# Sisters of Silence



## Kharnate_Follower (Jun 30, 2008)

They're like Sisters of Battle... but different.

For those who haven't read up on their Horus Heresy history, the Sisters of Silence (or the Silent Sisterhood), were a group of power-armored women who commanded the Black Ships that hunted down and captured psykers for various uses, such as the Adeptus Astronomica, or simply killed them if they were too dangerous. 

They are psychic "blanks", meaning that psychic power is unusable in their presence. 





































Still needs some touching up, but that will all come in time.

Comments and all for now...


----------



## LukeValantine (Dec 2, 2008)

Aww for a second I though someone converted SOB that would shut up, and get the battle brothers their damn sandwiches.


----------



## Dar'kir (Jul 11, 2009)

dig the conversion, did it start out as a DE troop model??


----------



## Azkaellon (Jun 23, 2009)

Very Nice, My only comment is that the breasts need to be reshaped a bit.


----------



## Liber Heresius (May 10, 2009)

Nice, I've been waiting for someone to do this for a while. Overall nice job modelling. I'd be interested in a brief overview of the conversion process.


----------



## JB Mallus (Apr 28, 2009)

Hmm, interesting idea. How many are you going to make?
JB


----------



## Kharnate_Follower (Jun 30, 2008)

@JB Mallus- I'm making them for a Pre-Heresy squad competition, and the rules say anything between 3-20 or so. I'm going to start off with making the bare minimum of 3, then maybe 5 if I have the time.
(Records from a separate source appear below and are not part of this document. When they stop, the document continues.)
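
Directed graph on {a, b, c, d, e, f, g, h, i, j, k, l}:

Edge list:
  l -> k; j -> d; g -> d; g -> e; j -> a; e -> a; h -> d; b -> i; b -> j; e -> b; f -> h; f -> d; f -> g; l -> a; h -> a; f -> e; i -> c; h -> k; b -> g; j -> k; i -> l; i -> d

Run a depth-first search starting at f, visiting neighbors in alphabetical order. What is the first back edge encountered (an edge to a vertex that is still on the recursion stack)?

DFS from f (visiting neighbors in alphabetical order); mark gray on enter, black on exit:
f gray
  d gray
  d black
  e gray
    a gray
    a black
    b gray
      g gray
        g→d: d black — skip
        g→e: e is gray → back edge
First back edge: g → e.

g->e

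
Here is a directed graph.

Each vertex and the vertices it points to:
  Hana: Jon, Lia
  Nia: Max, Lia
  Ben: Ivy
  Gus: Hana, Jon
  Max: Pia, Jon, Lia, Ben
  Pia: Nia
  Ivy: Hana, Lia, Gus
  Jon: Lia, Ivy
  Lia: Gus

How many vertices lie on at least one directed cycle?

A vertex is on a directed cycle iff it belongs to a strongly connected component of size ≥ 2 (or has a self-loop).
The vertices on cycles are {Gus, Ivy, Jon, Lia, Max, Nia, Pia, Hana} — 8 in total.

8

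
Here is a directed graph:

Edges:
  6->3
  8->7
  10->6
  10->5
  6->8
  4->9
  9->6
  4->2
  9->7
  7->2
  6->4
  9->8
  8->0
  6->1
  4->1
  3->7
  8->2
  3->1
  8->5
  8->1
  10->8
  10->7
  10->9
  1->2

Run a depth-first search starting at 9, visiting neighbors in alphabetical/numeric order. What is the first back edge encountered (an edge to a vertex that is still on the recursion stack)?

4→9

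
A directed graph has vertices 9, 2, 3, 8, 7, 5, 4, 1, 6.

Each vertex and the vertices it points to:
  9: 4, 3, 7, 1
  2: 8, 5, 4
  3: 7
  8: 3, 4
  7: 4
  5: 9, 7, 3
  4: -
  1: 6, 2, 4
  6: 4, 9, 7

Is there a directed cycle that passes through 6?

Yes

6 is on a cycle iff 6 can reach itself via ≥1 edge.
6 → 9 → 1 → 6 — yes.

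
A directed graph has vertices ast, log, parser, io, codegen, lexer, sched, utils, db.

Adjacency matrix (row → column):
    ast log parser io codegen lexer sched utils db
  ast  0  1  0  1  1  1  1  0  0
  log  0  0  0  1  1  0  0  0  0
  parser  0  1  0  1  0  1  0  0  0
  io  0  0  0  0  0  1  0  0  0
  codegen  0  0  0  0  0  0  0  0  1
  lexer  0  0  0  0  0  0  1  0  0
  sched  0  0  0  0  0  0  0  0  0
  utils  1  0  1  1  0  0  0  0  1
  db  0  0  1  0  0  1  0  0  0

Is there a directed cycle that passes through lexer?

No

lexer lies on a cycle iff there is a path from lexer back to itself.
Exploring from lexer, it never reaches itself; equivalently, its strongly connected component is a singleton.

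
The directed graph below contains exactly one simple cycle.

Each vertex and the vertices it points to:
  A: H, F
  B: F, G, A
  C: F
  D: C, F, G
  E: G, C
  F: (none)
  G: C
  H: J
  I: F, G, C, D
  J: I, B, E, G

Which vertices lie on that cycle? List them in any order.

DFS with gray/black marking from J:
J gray
  I gray
    F gray
    F black
    G gray
      C gray
        C→F: F black — skip
      C black
    G black
    I→C: C black — skip
    D gray
      D→C: C black — skip
      D→F: F black — skip
      D→G: G black — skip
    D black
  I black
  B gray
    B→F: F black — skip
    B→G: G black — skip
    A gray
      H gray
        H→J: J is gray → back edge
Back edge closes the cycle J → B → A → H → J; its vertices are {A, B, H, J}.

A, B, H, J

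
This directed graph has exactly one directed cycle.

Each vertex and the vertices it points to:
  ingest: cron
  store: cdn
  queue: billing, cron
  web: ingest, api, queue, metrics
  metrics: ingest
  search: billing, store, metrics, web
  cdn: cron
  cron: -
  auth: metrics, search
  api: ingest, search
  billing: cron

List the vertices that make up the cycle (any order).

api, web, search

DFS with gray/black marking from search:
search gray
  billing gray
    cron gray
    cron black
  billing black
  store gray
    cdn gray
      cdn→cron: cron black — skip
    cdn black
  store black
  metrics gray
    ingest gray
      ingest→cron: cron black — skip
    ingest black
  metrics black
  web gray
    web→ingest: ingest black — skip
    api gray
      api→ingest: ingest black — skip
      api→search: search is gray → back edge
Back edge closes the cycle search → web → api → search; its vertices are {api, web, search}.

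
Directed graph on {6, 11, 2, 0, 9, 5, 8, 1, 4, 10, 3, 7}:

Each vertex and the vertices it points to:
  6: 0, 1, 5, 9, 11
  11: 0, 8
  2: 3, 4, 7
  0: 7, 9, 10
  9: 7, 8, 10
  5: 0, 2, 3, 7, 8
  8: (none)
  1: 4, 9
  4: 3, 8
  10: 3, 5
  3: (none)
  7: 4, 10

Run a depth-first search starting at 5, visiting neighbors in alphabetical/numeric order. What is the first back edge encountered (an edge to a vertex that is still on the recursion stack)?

DFS from 5 (visiting neighbors in alphabetical/numeric order); mark gray on enter, black on exit:
5 gray
  0 gray
    7 gray
      4 gray
        3 gray
        3 black
        8 gray
        8 black
      4 black
      10 gray
        10→3: 3 black — skip
        10→5: 5 is gray → back edge
First back edge: 10 → 5.

10→5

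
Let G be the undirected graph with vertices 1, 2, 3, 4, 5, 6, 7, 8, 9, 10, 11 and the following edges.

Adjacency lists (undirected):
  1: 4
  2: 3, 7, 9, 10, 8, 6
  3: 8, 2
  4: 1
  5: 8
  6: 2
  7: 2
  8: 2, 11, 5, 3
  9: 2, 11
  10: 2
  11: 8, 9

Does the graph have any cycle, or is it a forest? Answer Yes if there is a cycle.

DFS, tracking each vertex's parent; an edge to a visited non-parent vertex closes a cycle.
Start from 4:
visit 4 (parent –)
  visit 1 (parent 4)
    1–4: parent, skip
visit 2 (parent –)
  visit 3 (parent 2)
    visit 8 (parent 3)
      8–2: 2 visited and ≠ parent → cycle
Cycle: 2 – 3 – 8 – 2.

Yes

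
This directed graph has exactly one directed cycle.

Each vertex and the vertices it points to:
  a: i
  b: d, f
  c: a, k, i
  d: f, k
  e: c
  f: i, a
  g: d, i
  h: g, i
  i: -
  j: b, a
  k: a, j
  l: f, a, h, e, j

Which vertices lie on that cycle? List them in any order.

b, d, j, k

DFS with gray/black marking from j:
j gray
  b gray
    d gray
      f gray
        i gray
        i black
        a gray
          a→i: i black — skip
        a black
      f black
      k gray
        k→a: a black — skip
        k→j: j is gray → back edge
Back edge closes the cycle j → b → d → k → j; its vertices are {b, d, j, k}.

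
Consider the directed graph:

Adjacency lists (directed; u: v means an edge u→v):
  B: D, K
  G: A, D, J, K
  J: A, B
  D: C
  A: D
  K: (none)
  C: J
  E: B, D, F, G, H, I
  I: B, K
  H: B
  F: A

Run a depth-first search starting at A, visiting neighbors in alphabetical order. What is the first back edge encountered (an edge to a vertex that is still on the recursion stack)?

J->A

DFS from A (visiting neighbors in alphabetical order); mark gray on enter, black on exit:
A gray
  D gray
    C gray
      J gray
        J→A: A is gray → back edge
First back edge: J → A.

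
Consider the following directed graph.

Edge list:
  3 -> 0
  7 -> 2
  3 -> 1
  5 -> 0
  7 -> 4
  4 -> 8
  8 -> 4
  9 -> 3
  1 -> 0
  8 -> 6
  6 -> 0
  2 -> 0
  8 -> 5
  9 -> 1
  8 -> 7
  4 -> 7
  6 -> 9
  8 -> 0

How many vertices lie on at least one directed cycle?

A vertex is on a directed cycle iff it belongs to a strongly connected component of size ≥ 2 (or has a self-loop).
The vertices on cycles are {4, 7, 8} — 3 in total.

3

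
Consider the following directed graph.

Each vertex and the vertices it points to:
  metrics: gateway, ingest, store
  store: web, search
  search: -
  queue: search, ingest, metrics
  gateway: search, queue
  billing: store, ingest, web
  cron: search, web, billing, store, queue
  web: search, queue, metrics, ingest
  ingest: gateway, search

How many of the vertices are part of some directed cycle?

6

A vertex is on a directed cycle iff it belongs to a strongly connected component of size ≥ 2 (or has a self-loop).
The vertices on cycles are {web, queue, store, ingest, gateway, metrics} — 6 in total.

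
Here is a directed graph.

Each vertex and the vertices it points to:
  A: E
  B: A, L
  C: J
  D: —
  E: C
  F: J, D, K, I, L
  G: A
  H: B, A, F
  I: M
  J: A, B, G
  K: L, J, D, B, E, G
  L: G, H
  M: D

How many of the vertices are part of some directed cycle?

10

A vertex is on a directed cycle iff it belongs to a strongly connected component of size ≥ 2 (or has a self-loop).
The vertices on cycles are {A, B, C, E, F, G, H, J, K, L} — 10 in total.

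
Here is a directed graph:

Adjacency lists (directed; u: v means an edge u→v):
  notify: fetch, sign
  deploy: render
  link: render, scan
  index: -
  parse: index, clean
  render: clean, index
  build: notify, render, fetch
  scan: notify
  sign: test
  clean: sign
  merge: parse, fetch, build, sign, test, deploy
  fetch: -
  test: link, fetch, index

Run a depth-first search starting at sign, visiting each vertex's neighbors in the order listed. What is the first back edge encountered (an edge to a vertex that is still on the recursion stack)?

clean->sign

DFS from sign (visiting each vertex's neighbors in the order listed); mark gray on enter, black on exit:
sign gray
  test gray
    link gray
      render gray
        clean gray
          clean→sign: sign is gray → back edge
First back edge: clean → sign.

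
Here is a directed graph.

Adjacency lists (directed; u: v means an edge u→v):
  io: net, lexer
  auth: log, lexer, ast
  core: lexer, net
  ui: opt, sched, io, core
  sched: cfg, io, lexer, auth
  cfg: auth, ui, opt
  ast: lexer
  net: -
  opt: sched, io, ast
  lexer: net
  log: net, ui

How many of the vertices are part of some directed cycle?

6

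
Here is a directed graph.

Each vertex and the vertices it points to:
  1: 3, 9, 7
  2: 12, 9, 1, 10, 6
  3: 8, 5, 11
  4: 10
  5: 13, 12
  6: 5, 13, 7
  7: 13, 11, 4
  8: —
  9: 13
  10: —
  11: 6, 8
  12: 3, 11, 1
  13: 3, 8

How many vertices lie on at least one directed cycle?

9

A vertex is on a directed cycle iff it belongs to a strongly connected component of size ≥ 2 (or has a self-loop).
The vertices on cycles are {1, 3, 5, 6, 7, 9, 11, 12, 13} — 9 in total.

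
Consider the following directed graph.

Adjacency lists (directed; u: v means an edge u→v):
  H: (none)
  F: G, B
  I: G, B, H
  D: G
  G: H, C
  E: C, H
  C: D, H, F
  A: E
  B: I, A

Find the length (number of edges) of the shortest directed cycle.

For each vertex v, BFS finds the shortest path from v back to v.
The shortest such closed walk is B → I → B, length 2.

2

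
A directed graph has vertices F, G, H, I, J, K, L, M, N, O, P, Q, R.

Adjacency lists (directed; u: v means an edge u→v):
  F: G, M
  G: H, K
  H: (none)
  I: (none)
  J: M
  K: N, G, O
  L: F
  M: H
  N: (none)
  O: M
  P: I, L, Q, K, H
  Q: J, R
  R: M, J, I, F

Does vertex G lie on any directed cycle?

Yes

G is on a cycle iff G can reach itself via ≥1 edge.
G → K → G — yes.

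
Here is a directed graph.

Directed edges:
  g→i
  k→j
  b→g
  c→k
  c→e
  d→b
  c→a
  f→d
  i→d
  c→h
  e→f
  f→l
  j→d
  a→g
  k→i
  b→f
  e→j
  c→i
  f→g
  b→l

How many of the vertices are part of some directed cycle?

A vertex is on a directed cycle iff it belongs to a strongly connected component of size ≥ 2 (or has a self-loop).
The vertices on cycles are {b, d, f, g, i} — 5 in total.

5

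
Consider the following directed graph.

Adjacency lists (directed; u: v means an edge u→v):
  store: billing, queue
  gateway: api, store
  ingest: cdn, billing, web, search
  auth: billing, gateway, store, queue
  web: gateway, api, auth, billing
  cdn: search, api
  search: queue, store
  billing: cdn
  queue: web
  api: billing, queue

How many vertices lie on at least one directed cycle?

A vertex is on a directed cycle iff it belongs to a strongly connected component of size ≥ 2 (or has a self-loop).
The vertices on cycles are {api, cdn, web, auth, queue, store, search, billing, gateway} — 9 in total.

9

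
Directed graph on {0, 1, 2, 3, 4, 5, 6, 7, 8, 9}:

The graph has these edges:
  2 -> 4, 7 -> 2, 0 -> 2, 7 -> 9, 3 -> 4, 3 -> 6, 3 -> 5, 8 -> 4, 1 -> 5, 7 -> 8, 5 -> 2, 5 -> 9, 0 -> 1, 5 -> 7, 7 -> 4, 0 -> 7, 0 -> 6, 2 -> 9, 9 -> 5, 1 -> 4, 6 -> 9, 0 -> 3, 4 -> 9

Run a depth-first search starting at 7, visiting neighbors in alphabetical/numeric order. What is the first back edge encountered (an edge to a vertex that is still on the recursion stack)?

5→2

DFS from 7 (visiting neighbors in alphabetical/numeric order); mark gray on enter, black on exit:
7 gray
  2 gray
    4 gray
      9 gray
        5 gray
          5→2: 2 is gray → back edge
First back edge: 5 → 2.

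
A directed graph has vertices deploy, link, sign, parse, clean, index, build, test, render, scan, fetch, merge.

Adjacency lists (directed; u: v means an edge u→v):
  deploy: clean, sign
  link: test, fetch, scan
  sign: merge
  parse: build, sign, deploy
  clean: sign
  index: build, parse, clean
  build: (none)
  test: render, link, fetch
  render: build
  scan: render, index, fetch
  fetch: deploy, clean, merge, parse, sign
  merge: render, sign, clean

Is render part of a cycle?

No

render lies on a cycle iff there is a path from render back to itself.
Exploring from render, it never reaches itself; equivalently, its strongly connected component is a singleton.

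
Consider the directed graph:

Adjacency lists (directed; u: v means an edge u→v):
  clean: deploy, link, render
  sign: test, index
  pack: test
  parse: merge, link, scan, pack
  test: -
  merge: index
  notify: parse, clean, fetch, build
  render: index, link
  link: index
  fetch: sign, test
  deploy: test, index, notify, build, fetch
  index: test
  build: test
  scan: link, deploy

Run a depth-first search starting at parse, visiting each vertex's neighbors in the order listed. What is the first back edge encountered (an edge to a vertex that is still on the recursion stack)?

DFS from parse (visiting each vertex's neighbors in the order listed); mark gray on enter, black on exit:
parse gray
  merge gray
    index gray
      test gray
      test black
    index black
  merge black
  link gray
    link→index: index black — skip
  link black
  scan gray
    scan→link: link black — skip
    deploy gray
      deploy→test: test black — skip
      deploy→index: index black — skip
      notify gray
        notify→parse: parse is gray → back edge
First back edge: notify → parse.

notify->parse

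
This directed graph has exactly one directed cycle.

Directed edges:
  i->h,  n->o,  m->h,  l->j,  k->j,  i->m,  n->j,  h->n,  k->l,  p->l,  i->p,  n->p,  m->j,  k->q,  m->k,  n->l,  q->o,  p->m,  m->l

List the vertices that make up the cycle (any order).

DFS with gray/black marking from p:
p gray
  m gray
    j gray
    j black
    h gray
      n gray
        o gray
        o black
        n→p: p is gray → back edge
Back edge closes the cycle p → m → h → n → p; its vertices are {h, m, n, p}.

h, m, n, p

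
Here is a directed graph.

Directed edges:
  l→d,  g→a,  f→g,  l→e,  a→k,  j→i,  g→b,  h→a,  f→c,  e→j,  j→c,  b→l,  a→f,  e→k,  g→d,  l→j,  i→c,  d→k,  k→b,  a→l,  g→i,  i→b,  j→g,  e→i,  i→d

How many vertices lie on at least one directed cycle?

A vertex is on a directed cycle iff it belongs to a strongly connected component of size ≥ 2 (or has a self-loop).
The vertices on cycles are {a, b, d, e, f, g, i, j, k, l} — 10 in total.

10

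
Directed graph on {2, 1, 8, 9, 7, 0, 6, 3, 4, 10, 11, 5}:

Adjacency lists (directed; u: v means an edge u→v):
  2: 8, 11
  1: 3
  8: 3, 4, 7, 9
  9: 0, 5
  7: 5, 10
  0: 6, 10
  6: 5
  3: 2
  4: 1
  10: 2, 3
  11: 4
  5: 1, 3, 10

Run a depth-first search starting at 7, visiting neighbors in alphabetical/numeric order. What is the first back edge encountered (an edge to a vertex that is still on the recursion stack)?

8→3

DFS from 7 (visiting neighbors in alphabetical/numeric order); mark gray on enter, black on exit:
7 gray
  5 gray
    1 gray
      3 gray
        2 gray
          8 gray
            8→3: 3 is gray → back edge
First back edge: 8 → 3.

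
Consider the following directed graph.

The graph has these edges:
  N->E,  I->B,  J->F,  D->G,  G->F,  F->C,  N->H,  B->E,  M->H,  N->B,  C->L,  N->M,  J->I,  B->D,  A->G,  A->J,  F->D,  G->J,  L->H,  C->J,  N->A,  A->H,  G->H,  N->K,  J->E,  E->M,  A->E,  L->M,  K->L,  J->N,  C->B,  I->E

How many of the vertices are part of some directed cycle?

9

A vertex is on a directed cycle iff it belongs to a strongly connected component of size ≥ 2 (or has a self-loop).
The vertices on cycles are {A, B, C, D, F, G, I, J, N} — 9 in total.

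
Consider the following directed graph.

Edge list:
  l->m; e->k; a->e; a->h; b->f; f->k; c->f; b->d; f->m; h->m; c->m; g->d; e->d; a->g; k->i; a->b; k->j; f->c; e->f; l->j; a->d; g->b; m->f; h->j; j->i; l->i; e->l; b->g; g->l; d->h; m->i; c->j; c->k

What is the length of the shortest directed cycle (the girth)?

For each vertex v, BFS finds the shortest path from v back to v.
The shortest such closed walk is b → g → b, length 2.

2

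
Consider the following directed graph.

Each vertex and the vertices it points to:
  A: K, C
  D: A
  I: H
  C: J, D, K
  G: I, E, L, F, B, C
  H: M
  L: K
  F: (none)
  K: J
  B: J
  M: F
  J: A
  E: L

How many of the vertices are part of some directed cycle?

A vertex is on a directed cycle iff it belongs to a strongly connected component of size ≥ 2 (or has a self-loop).
The vertices on cycles are {A, C, D, J, K} — 5 in total.

5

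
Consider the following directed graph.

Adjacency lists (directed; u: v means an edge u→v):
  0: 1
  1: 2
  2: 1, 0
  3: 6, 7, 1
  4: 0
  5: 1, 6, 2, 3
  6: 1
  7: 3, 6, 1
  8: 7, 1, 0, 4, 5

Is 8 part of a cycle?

8 lies on a cycle iff there is a path from 8 back to itself.
Exploring from 8, it never reaches itself; equivalently, its strongly connected component is a singleton.

No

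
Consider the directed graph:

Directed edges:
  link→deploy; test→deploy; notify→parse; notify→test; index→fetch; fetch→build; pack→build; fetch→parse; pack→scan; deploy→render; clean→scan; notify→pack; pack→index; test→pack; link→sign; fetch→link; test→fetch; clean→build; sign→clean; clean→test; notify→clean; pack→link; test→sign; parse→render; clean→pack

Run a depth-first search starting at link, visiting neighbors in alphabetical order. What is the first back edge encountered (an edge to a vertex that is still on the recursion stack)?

DFS from link (visiting neighbors in alphabetical order); mark gray on enter, black on exit:
link gray
  deploy gray
    render gray
    render black
  deploy black
  sign gray
    clean gray
      build gray
      build black
      pack gray
        pack→build: build black — skip
        index gray
          fetch gray
            fetch→build: build black — skip
            fetch→link: link is gray → back edge
First back edge: fetch → link.

fetch->link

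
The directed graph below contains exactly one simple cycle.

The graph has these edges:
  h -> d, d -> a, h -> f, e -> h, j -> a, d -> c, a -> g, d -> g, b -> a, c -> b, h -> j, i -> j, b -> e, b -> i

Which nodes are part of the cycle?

b, c, d, e, h

DFS with gray/black marking from b:
b gray
  a gray
    g gray
    g black
  a black
  e gray
    h gray
      f gray
      f black
      d gray
        d→a: a black — skip
        c gray
          c→b: b is gray → back edge
Back edge closes the cycle b → e → h → d → c → b; its vertices are {b, c, d, e, h}.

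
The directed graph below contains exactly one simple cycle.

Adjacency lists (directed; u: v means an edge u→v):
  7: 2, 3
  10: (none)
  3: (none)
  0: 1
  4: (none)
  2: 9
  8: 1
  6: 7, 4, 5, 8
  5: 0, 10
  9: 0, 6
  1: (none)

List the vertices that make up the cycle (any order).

DFS with gray/black marking from 9:
9 gray
  0 gray
    1 gray
    1 black
  0 black
  6 gray
    7 gray
      2 gray
        2→9: 9 is gray → back edge
Back edge closes the cycle 9 → 6 → 7 → 2 → 9; its vertices are {2, 6, 7, 9}.

2, 6, 7, 9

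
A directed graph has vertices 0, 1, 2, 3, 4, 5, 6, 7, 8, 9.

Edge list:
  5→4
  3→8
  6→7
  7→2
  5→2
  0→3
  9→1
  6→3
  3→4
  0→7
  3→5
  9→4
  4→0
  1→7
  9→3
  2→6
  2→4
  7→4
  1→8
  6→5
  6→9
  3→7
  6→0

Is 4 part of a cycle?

4 is on a cycle iff 4 can reach itself via ≥1 edge.
4 → 0 → 3 → 4 — yes.

Yes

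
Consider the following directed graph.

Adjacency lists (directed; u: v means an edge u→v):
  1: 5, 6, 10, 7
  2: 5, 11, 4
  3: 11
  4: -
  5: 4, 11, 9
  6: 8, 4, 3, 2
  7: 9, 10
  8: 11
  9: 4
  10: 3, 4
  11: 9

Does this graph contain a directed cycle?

DFS with white/gray/black marking, starting from 6:
6 gray
  8 gray
    11 gray
      9 gray
        4 gray
        4 black
      9 black
    11 black
  8 black
  6→4: 4 black — skip
  3 gray
    3→11: 11 black — skip
  3 black
  2 gray
    5 gray
      5→4: 4 black — skip
      5→11: 11 black — skip
      5→9: 9 black — skip
    5 black
    2→11: 11 black — skip
    2→4: 4 black — skip
  2 black
6 black
1 gray
  1→5: 5 black — skip
  1→6: 6 black — skip
  10 gray
    10→3: 3 black — skip
    10→4: 4 black — skip
  10 black
  7 gray
    7→9: 9 black — skip
    7→10: 10 black — skip
  7 black
1 black
Every edge goes to a white or black vertex — no back edge, so the graph is acyclic.

No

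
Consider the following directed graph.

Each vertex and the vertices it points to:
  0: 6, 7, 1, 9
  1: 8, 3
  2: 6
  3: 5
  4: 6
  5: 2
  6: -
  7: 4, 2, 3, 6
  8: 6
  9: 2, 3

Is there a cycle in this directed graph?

No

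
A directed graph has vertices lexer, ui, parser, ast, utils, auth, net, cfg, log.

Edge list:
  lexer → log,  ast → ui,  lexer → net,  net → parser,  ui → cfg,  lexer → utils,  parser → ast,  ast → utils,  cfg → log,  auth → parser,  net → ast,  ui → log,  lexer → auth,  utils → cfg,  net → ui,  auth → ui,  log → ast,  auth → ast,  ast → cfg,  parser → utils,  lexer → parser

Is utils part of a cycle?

Yes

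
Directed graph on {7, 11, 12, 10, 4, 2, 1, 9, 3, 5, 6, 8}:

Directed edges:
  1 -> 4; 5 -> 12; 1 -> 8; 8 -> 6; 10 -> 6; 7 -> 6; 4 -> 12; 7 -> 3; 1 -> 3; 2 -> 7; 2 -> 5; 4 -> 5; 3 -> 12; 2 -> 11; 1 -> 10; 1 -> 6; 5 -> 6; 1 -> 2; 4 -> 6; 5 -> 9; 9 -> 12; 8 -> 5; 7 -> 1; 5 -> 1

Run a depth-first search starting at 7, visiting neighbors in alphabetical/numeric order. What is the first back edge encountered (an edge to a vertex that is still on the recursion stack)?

DFS from 7 (visiting neighbors in alphabetical/numeric order); mark gray on enter, black on exit:
7 gray
  1 gray
    2 gray
      5 gray
        5→1: 1 is gray → back edge
First back edge: 5 → 1.

5->1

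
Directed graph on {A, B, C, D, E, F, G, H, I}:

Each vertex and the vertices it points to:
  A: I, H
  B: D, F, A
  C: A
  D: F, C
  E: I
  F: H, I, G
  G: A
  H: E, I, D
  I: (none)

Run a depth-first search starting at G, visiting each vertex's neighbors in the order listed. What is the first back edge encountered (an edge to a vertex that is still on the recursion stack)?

F→H

DFS from G (visiting each vertex's neighbors in the order listed); mark gray on enter, black on exit:
G gray
  A gray
    I gray
    I black
    H gray
      E gray
        E→I: I black — skip
      E black
      H→I: I black — skip
      D gray
        F gray
          F→H: H is gray → back edge
First back edge: F → H.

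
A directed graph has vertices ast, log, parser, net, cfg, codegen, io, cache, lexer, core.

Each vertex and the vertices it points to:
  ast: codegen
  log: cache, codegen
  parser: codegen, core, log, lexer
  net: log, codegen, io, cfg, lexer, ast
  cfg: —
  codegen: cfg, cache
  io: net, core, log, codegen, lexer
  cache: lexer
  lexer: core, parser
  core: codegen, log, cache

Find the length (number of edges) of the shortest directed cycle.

2

For each vertex v, BFS finds the shortest path from v back to v.
The shortest such closed walk is net → io → net, length 2.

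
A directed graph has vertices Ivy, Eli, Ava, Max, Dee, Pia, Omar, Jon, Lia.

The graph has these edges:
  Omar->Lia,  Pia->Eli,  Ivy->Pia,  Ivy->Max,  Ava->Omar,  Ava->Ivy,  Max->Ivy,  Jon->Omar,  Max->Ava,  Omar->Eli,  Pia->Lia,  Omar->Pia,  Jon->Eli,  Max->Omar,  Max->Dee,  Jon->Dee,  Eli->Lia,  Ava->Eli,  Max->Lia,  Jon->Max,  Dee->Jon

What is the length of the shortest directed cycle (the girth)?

2

For each vertex v, BFS finds the shortest path from v back to v.
The shortest such closed walk is Max → Ivy → Max, length 2.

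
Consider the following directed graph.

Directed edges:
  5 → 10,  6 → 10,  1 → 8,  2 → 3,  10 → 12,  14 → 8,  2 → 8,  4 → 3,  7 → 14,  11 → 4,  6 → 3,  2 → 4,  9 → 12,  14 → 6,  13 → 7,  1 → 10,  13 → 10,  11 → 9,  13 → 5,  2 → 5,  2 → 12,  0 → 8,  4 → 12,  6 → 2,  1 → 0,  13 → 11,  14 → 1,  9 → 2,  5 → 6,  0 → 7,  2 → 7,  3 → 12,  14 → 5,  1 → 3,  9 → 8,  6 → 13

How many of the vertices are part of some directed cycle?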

I really want to make a whole army 'count as' using SoB rules with Malcador the Sigillite leading them, but I'll see what happens in time. 

@Liber Heresius- Thanks, I'm glad you like it. I'm currently working on #2, so I'll try and make a step-by-step of the process. What I can say is that it uses a lot of GS, but I'll show the different pieces before and after being converted.

@Witch King of Angmar- Yeah, I realized that after the GS had hardened. I was going off of a picture in the HH artbook where the SoS's breast plates were slightly droopy, but after looking at the other art pieces of them, I realized that it wasn't in-line with the other ones. The next one will have that fixed.

@Dar'kir- The head (face-mask GS-ed) and arms are Dark Eldar Warrior, but the rest of the model is Dark Elf Corsair (with conversions). The bolter is obviously SM.

@LukeValantine- I lmao'd at that comment! 

Thanks for all the comments so far, and keep them coming!!

Keep posted for updates, and maybe Jenetia Krole at some point.


----------



## Maverick421 (Apr 7, 2008)

Very nicely done, especially like the color scheme. Cheers!


----------



## Arch_inquisitor (Jan 4, 2008)

Looks great, I kinda hoped someone would model some sisters of silence and now here we have it. 

Good job have some rep for being the first I've seen to do this. +4


----------



## GenericName552 (Apr 3, 2010)

really nice live the head


----------